2 Their argument is partially based on the fact that sound waves
--even without being transmitted by a microphone--are carried
through the air before they are heard by the listener. The fact
that the microphone amplifies those sounds and furthers their
distance should not be considered halachically problematic.
3 Harav T. P. Frank (Mikraei Kodesh, Purim 11 and in Minchas
Yitzchak 2:113); Igros Moshe O.C. 2:108; O.C. 4:126. [See,
however, Igros Moshe E.H. 1:33 and O.C. 4:84.] Harav Y.Y. Henkin
(Eidus l'Yisrael, pg. 122) also does not render a clear decision
on this issue.
4 Tzitz Eliezer 8:11. See also Shevet ha-Levi 5:84.
5 Da'as Torah O.C. 689:2; Gilyonei ha-Shas, Berachos 25a; Eretz
Tzvi 1:23; Kol Mevaser 2:25; Mishpatei Uziel 1:5; Minchas
Yitzchak 1:37;3:38; Sheorim Metzuyanim B'halachah 193:6; Kinyan
Torah 1:75; Yechaveh Da'as 3:54; Moadim u'Zmanim 6:105. See also
Teshuvos P'eas Sadcha 126 who quotes such a ruling from Reb
6 Minchas Shelomo 9.
7 Harav Auerbach and Yechaveh Da'as add that those who have
dissented were not familiar with the relevant technology.
8 See Hebrew Notes concerning using a microphone when the
speaker's voice would be heard even without it.
9 Harav Auerbach makes clear that the same ruling applies to
hearing-impaired individuals who cannot hear without a hearing
aid.
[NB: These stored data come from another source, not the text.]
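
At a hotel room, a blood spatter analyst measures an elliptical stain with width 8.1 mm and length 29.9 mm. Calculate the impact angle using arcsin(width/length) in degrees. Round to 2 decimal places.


Blood spatter impact angle calculation:
width / length = 8.1 / 29.9 = 0.270903
angle = arcsin(0.270903)
angle = 15.72 degrees

15.72


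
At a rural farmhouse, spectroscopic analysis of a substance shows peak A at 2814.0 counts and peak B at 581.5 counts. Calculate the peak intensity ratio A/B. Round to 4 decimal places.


Spectral peak ratio:
Peak A = 2814.0 counts
Peak B = 581.5 counts
Ratio = 2814.0 / 581.5 = 4.8392

4.8392


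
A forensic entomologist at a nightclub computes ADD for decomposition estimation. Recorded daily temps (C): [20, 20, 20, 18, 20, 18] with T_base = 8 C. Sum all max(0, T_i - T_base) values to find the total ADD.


Computing ADD day by day:
Day 1: max(0, 20 - 8) = 12
Day 2: max(0, 20 - 8) = 12
Day 3: max(0, 20 - 8) = 12
Day 4: max(0, 18 - 8) = 10
Day 5: max(0, 20 - 8) = 12
Day 6: max(0, 18 - 8) = 10
Total ADD = 68

68


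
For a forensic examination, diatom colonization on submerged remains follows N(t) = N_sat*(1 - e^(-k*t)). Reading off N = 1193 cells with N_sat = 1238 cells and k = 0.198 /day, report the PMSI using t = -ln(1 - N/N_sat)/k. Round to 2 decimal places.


PMSI from diatom colonization curve:
N / N_sat = 1193 / 1238 = 0.963651
1 - N/N_sat = 0.036349
ln(1 - N/N_sat) = -3.314589
t = -ln(1 - N/N_sat) / k = -(-3.314589) / 0.198 = 16.74 days

16.74


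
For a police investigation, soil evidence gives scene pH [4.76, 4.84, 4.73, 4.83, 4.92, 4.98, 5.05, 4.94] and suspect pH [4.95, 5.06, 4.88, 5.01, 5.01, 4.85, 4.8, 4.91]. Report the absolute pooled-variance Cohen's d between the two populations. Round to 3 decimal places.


Pooled-variance Cohen's d for soil pH comparison:
Scene mean = 39.05 / 8 = 4.88125
Suspect mean = 39.47 / 8 = 4.93375
Scene sample variance s_s^2 = 0.012155
Suspect sample variance s_c^2 = 0.008027
Pooled variance = ((n_s-1)*s_s^2 + (n_c-1)*s_c^2) / (n_s + n_c - 2) = 0.010091
Pooled SD = sqrt(0.010091) = 0.100454
Mean difference = -0.0525
|d| = |-0.0525| / 0.100454 = 0.523

0.523


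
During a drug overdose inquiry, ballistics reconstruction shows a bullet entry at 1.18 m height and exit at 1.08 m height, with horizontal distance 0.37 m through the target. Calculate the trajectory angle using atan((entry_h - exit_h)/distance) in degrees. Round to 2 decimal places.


Bullet trajectory angle:
Height difference = 1.18 - 1.08 = 0.1 m
angle = atan(0.1 / 0.37)
angle = atan(0.27027)
angle = 15.12 degrees

15.12


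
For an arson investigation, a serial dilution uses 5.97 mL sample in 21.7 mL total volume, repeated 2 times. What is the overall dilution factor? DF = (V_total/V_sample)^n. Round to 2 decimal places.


Dilution factor calculation:
Single dilution = V_total / V_sample = 21.7 / 5.97 ≈ 3.634841
Number of dilutions = 2
Total DF = (21.7 / 5.97)^2 (full precision, rounded at the end) = 13.21

13.21


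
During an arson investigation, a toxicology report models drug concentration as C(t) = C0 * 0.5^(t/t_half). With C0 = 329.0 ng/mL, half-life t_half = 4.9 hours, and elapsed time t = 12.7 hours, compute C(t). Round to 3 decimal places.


Drug concentration decay:
Number of half-lives = t / t_half = 12.7 / 4.9 = 2.591837
Decay factor = 0.5^2.591837 = 0.16587438
C(t) = 329.0 * 0.16587438 = 54.573 ng/mL

54.573


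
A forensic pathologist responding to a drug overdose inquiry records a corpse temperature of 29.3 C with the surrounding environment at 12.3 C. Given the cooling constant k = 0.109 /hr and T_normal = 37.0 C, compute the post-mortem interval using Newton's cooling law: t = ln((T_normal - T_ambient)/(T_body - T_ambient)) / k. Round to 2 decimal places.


Using Newton's law of cooling:
t = ln((T_normal - T_ambient) / (T_body - T_ambient)) / k
T_normal - T_ambient = 24.7
T_body - T_ambient = 17.0
Ratio = 1.452941
ln(ratio) = 0.37359
t = 0.37359 / 0.109 = 3.43 hours

3.43


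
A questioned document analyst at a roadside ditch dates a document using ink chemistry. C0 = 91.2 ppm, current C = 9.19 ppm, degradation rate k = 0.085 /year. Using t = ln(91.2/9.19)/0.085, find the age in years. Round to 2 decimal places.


Document age estimation:
C0/C = 91.2 / 9.19 = 9.92383
ln(C0/C) = 2.294939
t = 2.294939 / 0.085 = 27.00 years

27.00


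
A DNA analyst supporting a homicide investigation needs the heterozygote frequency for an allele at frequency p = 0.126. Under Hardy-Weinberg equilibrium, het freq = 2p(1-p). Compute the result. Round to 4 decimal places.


Hardy-Weinberg heterozygote frequency:
q = 1 - p = 1 - 0.126 = 0.874
2pq = 2 * 0.126 * 0.874 = 0.2202

0.2202


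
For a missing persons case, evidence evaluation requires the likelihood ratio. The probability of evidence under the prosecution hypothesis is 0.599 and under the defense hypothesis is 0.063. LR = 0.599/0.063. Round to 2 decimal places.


Likelihood ratio calculation:
LR = P(E|Hp) / P(E|Hd)
LR = 0.599 / 0.063
LR = 9.51

9.51


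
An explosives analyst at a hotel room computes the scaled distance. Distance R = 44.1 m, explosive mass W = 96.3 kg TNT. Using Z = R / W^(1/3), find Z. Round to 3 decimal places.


Scaled distance calculation:
W^(1/3) = 96.3^(1/3) = 4.583622
Z = R / W^(1/3) = 44.1 / 4.583622
Z = 9.621 m/kg^(1/3)

9.621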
Igros Moshe O.C. 4:85 is hesitant if a hearing aid works
exactly like a microphone.
10 Women are obligated in havdalah and may recite the havdalah
themselves. Although there is a well-established custom that
women do not drink the wine form the havdalah cup, this custom
is disregarded when a woman needs to fulfill her obligation of
havdalah--Mishnah Berurah 296:35; Aruch ha-Shulchan 296:5.
15 In this situation it is permitted also for her husband [or
anyone else] who already recited or heard havdalah to repeat the
havdalah specifically for the woman--see Mishnah Berurah
296:36. The blessing over the candle, though, should be omitted.